I would, thanks! But part of why I brought it up was to attract community interest and review, so that might be after I have a chance to fix any glaring mistakes I made.

Gotcha. tbh I’d taken it that you were more ‘proud and sharing’ LOL, but now I know I’ll bring the project to the attention of the Percona XtraBackup team too!

Oh, I totally /am/, but that doesn’t mean it shouldn’t get a look. Much of what I’m doing in there I sorta wish I hadn’t had to; there should be better management than what I cobbled together, so anything the XtraBackup team wants to lift is fine with me.

Quick notes while I’m on lunch –

mysql-xtrabackup is just a MySQL container built from the Percona Debian packages. It includes two scripts of note, ‘xbackup.sh’ (largely another’s work) that will create a DB table on init, and then take the responsibility for creating, compressing, and rotating full and incremental backups on demand.

‘xrestore.sh’ is the paired part that’s able to read xbackup’s work (parsing log files and crawling backwards to create a chain of processed backup sets, if we’re working from incrementals) and signaling for a container restart. If the parsing were any harder I’d’ve grit my teeth and switched to Python, but I avoided that and got away with shell alone.

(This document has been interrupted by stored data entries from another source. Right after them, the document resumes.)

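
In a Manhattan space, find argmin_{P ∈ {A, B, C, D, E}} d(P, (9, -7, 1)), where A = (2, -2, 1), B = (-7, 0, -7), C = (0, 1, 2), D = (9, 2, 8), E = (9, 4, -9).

Distances: d(A) = 12, d(B) = 31, d(C) = 18, d(D) = 16, d(E) = 21. Nearest: A = (2, -2, 1) with distance 12.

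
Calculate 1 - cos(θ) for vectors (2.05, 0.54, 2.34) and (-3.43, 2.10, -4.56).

With u = (2.05, 0.54, 2.34), v = (-3.43, 2.10, -4.56):
u·v = 2.05·(-3.43) + 0.54·2.1 + 2.34·(-4.56) = (-7.0315) + 1.134 + (-10.6704) = -16.5679.
|u| = √(2.05² + 0.54² + 2.34²) = √(4.2025 + 0.2916 + 5.4756) = √9.9697, |v| = √((-3.43)² + 2.1² + (-4.56)²) = √(11.7649 + 4.41 + 20.7936) = √36.9685.
cos θ = (u·v)/(|u||v|) = -16.5679/(√9.9697·√36.9685) ≈ -0.863
Cosine distance = 1 - cos θ ≈ 1 - (-0.863) = 1.863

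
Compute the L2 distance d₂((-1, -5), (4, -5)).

√(Σ(x_i - y_i)²) = √((-1 - 4)² + (-5 - (-5))²)
= √((-5)² + 0²) = √(25 + 0) = √25 = 5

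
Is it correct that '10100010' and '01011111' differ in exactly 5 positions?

Differing positions: 1, 2, 3, 4, 5, 6, 8. Hamming distance = 7, so the claim that d_H = 5 is false.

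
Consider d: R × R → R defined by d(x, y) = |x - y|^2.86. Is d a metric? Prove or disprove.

No. d(x,y) = |x-y|^2.86 fails the triangle inequality since p = 2.86 > 1. Counterexample: x = 2, y = 6, z = 8. d(x,z) = |2 - 8|^2.86 = 6^2.86 ≈ 168.0787, but d(x,y) + d(y,z) = 4^2.86 + 2^2.86 ≈ 52.7098 + 7.2602 = 59.97. Since 168.0787 > 59.97, the triangle inequality is violated.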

The wrapper scripts are mostly just cooperating with the host, moving the backups where Duplicity can find them or further arranging useful things based on context. When the host runs a backup, the database backup runs and they’ve moved to somewhere Duplicity will find them, and then they’re backed up to AWS S3 (using managed key encryption and IAM instance-role support) along with patient records and documents. When the host triggers a restore, everything is pulled back down from the cloud, the patient records are unpacked, the database is built anew, and then it gets moved into the data directory while MySQL’s down.

The whole thing is aimed at providing low-resource cloud users with a HIPAA-eligible EMR, and I didn’t want to let one out in the wild with a backup solution that was ‘remember to run your backup’ or ‘nobody can use it while it’s backing up’ – if I wanted hands-off automation without consequences, I needed a MySQL hot backup solution.